At times, the hatred, death and destruction families faced could test their faith in God and mankind. But Julek says this was ultimately met by love and generosity.
“Our hope and faith in God’s goodness was manifested by the effort on so many different fronts in our walk back to humanity, guided by Catholic Relief Services and their prayers,” Julek says. “The most important contribution to our family during our time in Santa Rosa was the full restoration of our faith in the goodness and love of God and humanity.”
Julek settled in the United States in 1947. He served in the Marine Corps and today lives in California. He has spent his life doing his part to preserve history.
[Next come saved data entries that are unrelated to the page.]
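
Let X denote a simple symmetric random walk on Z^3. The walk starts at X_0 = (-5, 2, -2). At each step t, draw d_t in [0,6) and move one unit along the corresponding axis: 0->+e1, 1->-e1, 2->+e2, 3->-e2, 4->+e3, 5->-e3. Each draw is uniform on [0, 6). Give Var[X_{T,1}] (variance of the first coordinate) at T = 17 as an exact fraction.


Outcome values over d=0..5: [1, -1, 0, 0, 0, 0]
Σy = 0, Σy² = 2, M = 6
μ = 0/6 = 0,  σ² = 2/6 − (0)² = 1/3
Independent increments: Var[X_17] = 17·σ² = 17·(1/3) = 17/3

17/3


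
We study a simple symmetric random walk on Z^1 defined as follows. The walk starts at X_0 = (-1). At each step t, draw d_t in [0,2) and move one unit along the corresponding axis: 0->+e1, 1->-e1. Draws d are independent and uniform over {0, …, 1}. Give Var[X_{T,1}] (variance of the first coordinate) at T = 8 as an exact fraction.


Outcome values over d=0..1: [1, -1]
Σy = 0, Σy² = 2, M = 2
μ = 0/2 = 0,  σ² = 2/2 − (0)² = 1
Independent increments: Var[X_8] = 8·σ² = 8·(1) = 8

8


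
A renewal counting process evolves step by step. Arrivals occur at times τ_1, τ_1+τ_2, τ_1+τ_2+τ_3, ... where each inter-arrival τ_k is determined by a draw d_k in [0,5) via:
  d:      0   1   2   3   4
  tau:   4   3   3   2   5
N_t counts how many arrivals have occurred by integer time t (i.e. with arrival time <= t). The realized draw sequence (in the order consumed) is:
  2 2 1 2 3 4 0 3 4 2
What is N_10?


3

draw d_1=2: τ_1=3, arrival time A_1=3
draw d_2=2: τ_2=3, arrival time A_2=6
draw d_3=1: τ_3=3, arrival time A_3=9
draw d_4=2: τ_4=3, arrival time A_4=12
draw d_5=3: τ_5=2, arrival time A_5=14
draw d_6=4: τ_6=5, arrival time A_6=19
draw d_7=0: τ_7=4, arrival time A_7=23
draw d_8=3: τ_8=2, arrival time A_8=25
draw d_9=4: τ_9=5, arrival time A_9=30
draw d_10=2: τ_10=3, arrival time A_10=33
N_t over t=0..10: 0:0 1:0 2:0 3:1 4:1 5:1 6:2 7:2 8:2 9:3 10:3


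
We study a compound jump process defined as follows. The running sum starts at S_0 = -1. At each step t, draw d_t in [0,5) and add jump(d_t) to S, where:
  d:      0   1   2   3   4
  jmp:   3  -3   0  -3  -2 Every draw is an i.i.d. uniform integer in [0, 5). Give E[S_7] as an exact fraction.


Outcome values over d=0..4: [3, -3, 0, -3, -2]
Σy = -5, Σy² = 31, M = 5
μ = -5/5 = -1,  σ² = 31/5 − (-1)² = 26/5
E[S_7] = -1 + 7·(-1) = -8

-8


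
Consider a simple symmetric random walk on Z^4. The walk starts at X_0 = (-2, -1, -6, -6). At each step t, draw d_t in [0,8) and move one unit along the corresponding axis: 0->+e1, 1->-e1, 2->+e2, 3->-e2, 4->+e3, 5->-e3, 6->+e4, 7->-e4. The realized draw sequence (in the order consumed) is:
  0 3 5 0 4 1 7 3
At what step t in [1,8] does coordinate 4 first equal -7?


t=0: X=(-2, -1, -6, -6), d=0 → +e1, X_1=(-1, -1, -6, -6)
t=1: X=(-1, -1, -6, -6), d=3 → -e2, X_2=(-1, -2, -6, -6)
t=2: X=(-1, -2, -6, -6), d=5 → -e3, X_3=(-1, -2, -7, -6)
t=3: X=(-1, -2, -7, -6), d=0 → +e1, X_4=(0, -2, -7, -6)
t=4: X=(0, -2, -7, -6), d=4 → +e3, X_5=(0, -2, -6, -6)
t=5: X=(0, -2, -6, -6), d=1 → -e1, X_6=(-1, -2, -6, -6)
t=6: X=(-1, -2, -6, -6), d=7 → -e4, X_7=(-1, -2, -6, -7)
t=7: X=(-1, -2, -6, -7), d=3 → -e2, X_8=(-1, -3, -6, -7)

7


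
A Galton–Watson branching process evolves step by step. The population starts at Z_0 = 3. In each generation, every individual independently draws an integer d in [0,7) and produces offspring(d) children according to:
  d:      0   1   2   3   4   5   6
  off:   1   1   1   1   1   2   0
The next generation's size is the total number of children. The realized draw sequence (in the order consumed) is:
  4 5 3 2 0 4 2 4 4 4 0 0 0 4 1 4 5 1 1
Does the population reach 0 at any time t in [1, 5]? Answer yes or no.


gen 0: Z_0=3, draws=[4, 5, 3], offspring=[1, 2, 1], Z_1=4
gen 1: Z_1=4, draws=[2, 0, 4, 2], offspring=[1, 1, 1, 1], Z_2=4
gen 2: Z_2=4, draws=[4, 4, 4, 0], offspring=[1, 1, 1, 1], Z_3=4
gen 3: Z_3=4, draws=[0, 0, 4, 1], offspring=[1, 1, 1, 1], Z_4=4
gen 4: Z_4=4, draws=[4, 5, 1, 1], offspring=[1, 2, 1, 1], Z_5=5

no


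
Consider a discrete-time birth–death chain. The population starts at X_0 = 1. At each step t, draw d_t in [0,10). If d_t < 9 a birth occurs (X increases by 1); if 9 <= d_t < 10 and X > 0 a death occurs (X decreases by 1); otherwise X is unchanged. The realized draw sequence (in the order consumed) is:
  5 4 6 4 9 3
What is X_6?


t=0: X=1, d=5 → birth, X_1=2
t=1: X=2, d=4 → birth, X_2=3
t=2: X=3, d=6 → birth, X_3=4
t=3: X=4, d=4 → birth, X_4=5
t=4: X=5, d=9 → death, X_5=4
t=5: X=4, d=3 → birth, X_6=5

5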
“Many of us have never been embraced in the arms of our extended families. Many have never known our parents. So, some just live, and some write and some save what shreds of information we can find.”
Changing the Way
Though they are usually called orphanages, few of the children inside them are orphans. Around the world, 80 to 90% of the 8 million children living in institutions have a living parent. Most are there because their family cannot afford to care for them, or because a family is unable to give a child with a disability the necessary support.
The research is overwhelming: Time spent in an institution delays children’s mental, emotional and physical growth. That’s true of even the best of these institutions. The worst of them are rife with neglect and abuse. We know there is a better way—family care is always superior to an institution. The United States eliminated orphanages decades ago. We think the rest of the world should, too.
That’s why we are partnering with Lumos and Maestral International in the Changing the Way We Care campaign. With support from the MacArthur Foundation’s 100&Change contest, and other generous donors, this campaign will change attitudes. Funding that now goes to orphanages—from well-meaning men and women, from faith-based groups, from governments—will instead help families stay together.
Existing orphanages will be turned into family support centers. It’s a big challenge, because the “orphanage industry” is entrenched in many countries. But CRS is taking it on—because the futures of millions of children are at risk unless we change the way we care.